My dogs think I am the greatest person in the world. While they adore my mom (“grandma”) and my best friend/roommate (“Aunt Sarah”), there’s only one person they call “Mommy” and that’s me. As I type, one of the little ones (Madalyne, two year-old shih tzu) is curled up in the covers of my bed. She’s staring at me ready to follow me should I arise from my chair and head into the kitchen, check the mail, or go to the bathroom. The other (Cassie, nine year-old peekapoo) is lying in the living room ready to fiercely bark at any intruder that might even think about trying to enter our apartment.
One such potential intruder is J.D., the one year-old lab that lives across the hallway. I’ve tried to explain to both dogs again and again that J.D. is not their enemy; he is merely going outside to do his doggie business. When I’m talking to them, they look interested in what I’m saying (Maddy tries to lick my face), but my words never seem to sink in. Sigh.

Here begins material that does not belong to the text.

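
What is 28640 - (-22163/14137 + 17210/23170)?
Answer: 938142508454/32755429 ≈ 28641.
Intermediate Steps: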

At night, I feel one little fur ball by my side and another at my ankles as they cuddle with me in my bed. On the darkest of nights, when sleep doesn’t come easily, their presence is a saving grace. As I lie awake, praying and talking to God, my two dogs are the only witnesses to the words uttered in the darkness. Not only are they privy to the sacred, they also watch me get dressed (and undressed), go to the bathroom, and so on. If they weren’t dogs, I would think they were perverts.
When I leave the apartment, they look at me with their big, sad eyes. It’s as if I’m crushing their little worlds, and sometimes it feels like a sucker punch in my gut. When I return, there is a canine celebration of jumping, licking, tail wagging, and toy tossing. Hooray! She is here! They run around in a frenzy for several minutes, even if I was only gone for a minute or two taking out the garbage or checking the mail. And it makes me feel worthy, wanted, and loved on the inside. I like being their hero.
It seems slightly egotistical to enjoy being the center of their universe. I like being needed, revered, and followed. I can say anything–anything at all–in a certain voice, and they’ll go nuts with unbridled joy. It can be the Pledge of Allegiance, one of my writings, or “What a good dog.” I also delight in my dogs–the way they play together, romp about the apartment looking for mischief, and how they interact with their world. It’s generally amusing and slightly innocent.
As much as I enjoy being fixated on by my dogs, I realize that there’s a God who delights in me. Of course, He doesn’t follow me around like a puppy and certainly doesn’t relate to me as though I am His pet. However, the adulation I experience from my dogs is a bit like the adulation I should give to God–I should constantly focus my attention towards Him. While my dogs do things that aren’t “Amy-centered” like chew on bones, eat their kibble, and bark incessantly at nothing, they are constantly aware of where I am at work and what I am doing. They live their lives around me, and when I’m not around, they know I’ll return. I’ve always returned before and I will return again.
Why, oh why, am I so prone to wander? I’m a lot more intelligent than my dogs, yet I am not constantly aware of where God is at work and at times, I don’t care what He’s doing in my life (or in the lives of others). I get bogged down with the worries of the world, my own personal failings, or the crisis of the week, and I lose sight of Him. I’ve built my life around my belief and trust in God, but when I can’t see Him, I’m not always confident He’ll “return”. He’s always been there, even when I can’t “see” or “feel” Him, but I lack faith.
You’d think a creature who greets another by smelling its butt wouldn’t have a lot to teach us about faith, especially since it lacks the brain power to even consider deep issues of theology. Yet as I gaze upon the little shih tzu sleeping on my bed, so confident I love her and will care for her, I feel a pang in my chest. There’s a little voice telling me that I am just as loved and can be just as confident in my Father’s provisions for my life. And I can wait just as rest just as peacefully in His grace.